Tras apurar el cianuro, Manuel Acuña alcanzó la fama que quizás no anhelaba, y su memoria y sus restos se debatieron entre los homenajes, sentidos versos y el surgimiento de sociedades literarias que adoptaban su nombre. La intención final de sus amigos consistía en erigir un monumento que perpetuara la gloria del autor de “Nocturno”.
Juan de Dios Peza recuerda que, pasada la euforia, el túmulo del poeta fue abandonado. El único indicio de sus restos era un ladrillo con las iniciales M. A. y una modesta cruz de hierro en un lote de mediopelo en Campo Florido. Peza le atribuye este humilde homenaje a la misteriosa Celi, uno de los primeros amores de Acuña: “Inquirí con cautela quién lo había construido, y el más entendido sepulturero me dijo: —Una mujer que se llama Soledad; que es lavandera, y que viene seguido; lo mandó poner aquí y lo pagó ella misma”.

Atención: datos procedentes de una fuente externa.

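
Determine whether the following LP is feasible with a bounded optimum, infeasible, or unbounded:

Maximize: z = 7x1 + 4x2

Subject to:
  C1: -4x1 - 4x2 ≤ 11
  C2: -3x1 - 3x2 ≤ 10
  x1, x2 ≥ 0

Unbounded (objective can increase without bound)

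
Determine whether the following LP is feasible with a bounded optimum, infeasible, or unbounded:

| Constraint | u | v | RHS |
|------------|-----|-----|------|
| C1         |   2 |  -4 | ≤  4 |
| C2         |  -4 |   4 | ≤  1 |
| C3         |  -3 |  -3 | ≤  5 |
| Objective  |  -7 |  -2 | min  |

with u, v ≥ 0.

Unbounded (objective can decrease without bound)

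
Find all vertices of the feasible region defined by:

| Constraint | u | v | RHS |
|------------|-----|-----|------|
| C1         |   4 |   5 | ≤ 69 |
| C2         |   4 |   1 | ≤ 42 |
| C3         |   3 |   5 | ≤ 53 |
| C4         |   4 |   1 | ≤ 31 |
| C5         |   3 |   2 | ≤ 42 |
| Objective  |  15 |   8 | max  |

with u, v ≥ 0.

(0, 0), (7.75, 0), (6, 7), (0, 10.6)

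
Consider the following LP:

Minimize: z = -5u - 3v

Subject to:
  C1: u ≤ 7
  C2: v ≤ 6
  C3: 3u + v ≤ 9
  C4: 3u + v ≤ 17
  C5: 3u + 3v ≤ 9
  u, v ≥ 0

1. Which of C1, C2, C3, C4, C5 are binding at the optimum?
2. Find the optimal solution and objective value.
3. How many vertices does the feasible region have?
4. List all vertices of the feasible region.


1. C3, C5
2. u = 3, v = 0, z = -15
3. 3
4. (0, 0), (3, 0), (0, 3)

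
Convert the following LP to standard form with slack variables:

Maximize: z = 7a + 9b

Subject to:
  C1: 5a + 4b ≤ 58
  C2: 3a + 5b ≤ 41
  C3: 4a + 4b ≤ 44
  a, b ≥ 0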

Pasaron los años, varios hicieron dinero explotando las obras de Acuña y el monumento prometido no se edificaba. Sumado a esto, los vecinos de la necrópolis se quejaban del hedor que emanaba del panteón de Campo Florido y exigían a las autoridades que desalojaran a los durmientes y clausuraran el camposanto. Para los restos del versificador se propuso el nuevo panteón de Dolores, y se insistió en el mausoleo: “Un periódico recuerda que la tumba del desgraciado poeta Manuel Acuña ofrece un aspecto desconsolador”.

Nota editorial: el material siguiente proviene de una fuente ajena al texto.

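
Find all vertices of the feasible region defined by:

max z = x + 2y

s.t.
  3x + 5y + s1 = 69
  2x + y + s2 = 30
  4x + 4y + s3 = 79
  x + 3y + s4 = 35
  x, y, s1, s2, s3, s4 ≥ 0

(0, 0), (15, 0), (11.57, 6.857), (8, 9), (0, 11.67)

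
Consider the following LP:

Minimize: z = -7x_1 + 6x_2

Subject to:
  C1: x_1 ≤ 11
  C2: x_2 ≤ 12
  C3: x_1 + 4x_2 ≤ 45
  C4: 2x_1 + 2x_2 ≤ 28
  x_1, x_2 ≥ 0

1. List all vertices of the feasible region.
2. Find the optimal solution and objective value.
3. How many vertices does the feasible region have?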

Se inició una colecta de fondos que provocó más versos, pero poca participación: “Tuvo muchos que lo llamaron hasta hermano; y hoy que Agapito Silva, único que parece venerar el recuerdo de Manuel, ha abierto una suscripción para levantar un monumento al inmortal cantor de Rosario y Laura, sólo se han reunido 100 pesos con que coopera Agapito, y tres pesos 29 centavos de personas que estamos seguros ni le conocieron. ¿Y Juan de D. Peza, Luis G. Ortiz, Altamirano, Bianchi, Trejo, Lizaliturri, Javier Santa María, Peón Contreras y otros tantos que llevaron amistad con Acuña y que hoy ocupan magníficos empleos, ¿no podrán desprenderse siquiera de 10 pesos cada uno para realizar tan elevado propósito?”.
Ireneo Paz, que no fue un allegado a él, se sumó al esfuerzo de Silva y llegó a presidir la comisión encargada de conseguir lo necesario. Para ello intensificó la campaña periodística, destacando día a día lo recaudado y quiénes eran los donantes, convenció a los herederos del difunto de representar El pasado, única pieza teatral de Acuña, a beneficio de la causa y, ante la falta de recursos, optó por designar responsables que se acercaran a las esferas políticas más encumbradas en busca de apoyo. Así, Rafael Chousal, secretario del Presidente, fue quien habló con Porfirio Díaz. Otros poetas como Gutiérrez Nájera y Peza también hicieron lo propio con los ministros de Hacienda y Gobernación.
Casi 16 años después de su primer entierro, el bardo fue exhumado, trasladado a su nueva morada y estrenó su monumento. Parecía que descansaría al fin en paz. Esto sucedió el 30 de noviembre de 1889. Uno de los presentes, el periodista Ángel Pola, confesó el extraño ritual que se efectuó durante el acto: “Nos fuimos al antiguo cementerio del Campo Florido, cuatro o cinco compañeros, entre los que estábamos don Ireneo Paz, don Apolinar Castillo y yo. Cuando los enterradores sacaron el féretro, nosotros lo abrimos y encontramos el traje negro del poeta y los huesos todos en su posición normal, pero que se esparcían al menor movimiento. Cerramos la caja y en un carrito nos dirigimos a Dolores. Llegamos ya de noche. El administrador se negaba terminantemente a recibir la comitiva en vista de lo avanzado de la hora, pero después de algunas súplicas, accedió. Los mismos, precedidos por un sepulturero que llevaba un farol para alumbrarnos el camino, llegamos a la fosa. Allí abrimos nuevamente la caja. Y todos, emocionados, dimos un beso al cráneo del poeta… Después yo, cometiendo quizá una profanación, arranqué un diente para conservarlo como un recuerdo. Lo mismo hicieron los demás. El doctor Antonio González encontró en su bolsillo una peseta que guardó y cuidó como un tesoro”.